The is a downside to overhead lines: they block the highway to overly high transports. These are rare, but from time to time there are oversized loads that need to be moved and the large highways are normally the prime candidates for such transports. For this reason many bridges are actually higher than the normal permitted hight. So those parts where the bridges would allow a cheap installation are those that may be needed for exceptional transports.
That was one of my first thoughts, what if some dumbass with a crane or dump truck extended, goes under it? Bzzt...
Counter to that, the wiring is merely off to the side, one lane (at least what's shown) -- it reduces only the width of available extra height. So do underpasses, even extra-tall ones, so it might not be a big deal. Anyway, placement is all up to the civil engineers, they can look at tons of alternatives, both in design (the lane could be added to an existing highway, keeping the same minimum oversize width) and selection (perhaps prioritizing somewhat out-of-the-way routes, and pricing them more attractively).

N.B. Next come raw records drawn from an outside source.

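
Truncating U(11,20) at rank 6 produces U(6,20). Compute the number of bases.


Truncating U(11,20) to rank 6 gives U(6,20).
Bases of U(6,20) are all 6-element subsets of 20 elements.
Number of bases = C(20,6) = 38760.

38760


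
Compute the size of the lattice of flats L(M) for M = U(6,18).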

I'm curious how cost is logged. Do they use transponders? Surely they'd put license plate cams every so often, but that won't catch everyone. It would be a rather peculiar scam to equip an average car, van, truck, whatever with a pantograph... but if they can't find you, what would they do? Can't exactly de-energize a whole line for a few leeches. It could be segmented, and electronically negotiated (maybe put some AC-coupled comms into the line before energizing it, and the sparking noise drowns out everything else), but that would be a hell of a lot of segments to manage, vehicle-length only.
Conversely, the cost could be externalized as a general tax, returning the surplus by making conversion kits somehow available to other potential users. (Would that even work, a 3m tall panto sticking up from a commuter car?
) Eh, hard to make sense of such an arrangement, probably better to stick with subscription + enforcement.
It has one super advantage: it prevents trucks from overtaking.
Nah, hybrids.
Which means they can get away with much smaller batteries too, if only used for maneuvers and surface navigation, and can recharge en route.